The Imtarfa Military Cemetery (or Ħemsija Military Cemetery) is a cemetery in Mtarfa on Triq Buqana in the Northern Region of Malta. The cemetery contains over 1,400 interments and commemorations including 254 graves of military personnel killed in the country in World War I and World War II. Many graves are marked by Commonwealth War Graves Commission (CWGC) gravestones. Some of the CWGC graves are damaged due to bombing of a nearby airfield in the Second World War.

There is one New Zealand armed forces member buried in the cemetery, and a single Dutch war grave.

There are 1,203 non war graves within the cemetery. They include pre and post WW1 and WW2 military burials and family members of military personnel. An example is Maud Elsie Holliday who died 1901 aged 6.

==Notable interments==
- Lieutenant Colonel Hugh Alexander Pollock (1888–1971) served in the Royal Scots Fusiliers in the First World War and in the Auxiliary Military Pioneer Corps in the Second World War.

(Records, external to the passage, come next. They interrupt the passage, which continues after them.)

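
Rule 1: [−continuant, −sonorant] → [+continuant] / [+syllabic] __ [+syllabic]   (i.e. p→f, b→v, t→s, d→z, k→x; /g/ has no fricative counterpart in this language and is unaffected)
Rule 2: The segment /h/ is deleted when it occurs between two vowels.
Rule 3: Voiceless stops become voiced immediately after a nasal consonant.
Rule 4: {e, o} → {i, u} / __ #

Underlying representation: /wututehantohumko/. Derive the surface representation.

Rule 1 (intervocalic spirantization): /t/ is a stop between vowels /u/ and /u/, so it spirantizes to the fricative [s]. /t/ is a stop between vowels /u/ and /e/, so it spirantizes to the fricative [s]. /wututehantohumko/ → wususehantohumko.
Rule 2 (intervocalic h-deletion): /h/ occurs between vowels /e/ and /a/, so it deletes. /h/ occurs between vowels /o/ and /u/, so it deletes. /wususehantohumko/ → wususeantoumko.
Rule 3 (post-nasal voicing): /t/ is a voiceless stop immediately after the nasal /n/, so it voices to [d]. /k/ is a voiceless stop immediately after the nasal /m/, so it voices to [g]. /wususeantoumko/ → wususeandoumgo.
Rule 4 (final vowel raising): /o/ is a mid vowel in word-final position, so it raises to [u]. /wususeandoumgo/ → wususeandoumgu.

wususeandoumgu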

Pollock was the husband of the writers Enid Blyton, and Ida Pollock.
- Captain Albany Kennett Charlesworth killed with 5 others in the Avro York crash carrying members of Winston Churchill's delegation to the Yalta Conference. Alan Brooke, 1st Viscount Alanbrooke laid a wreath to Charlesworth a few days after the crash.
- Flight sergeants Charles Glanville and Wilfred Morris, who died in the 1952 Luqa Avro Lancaster crash.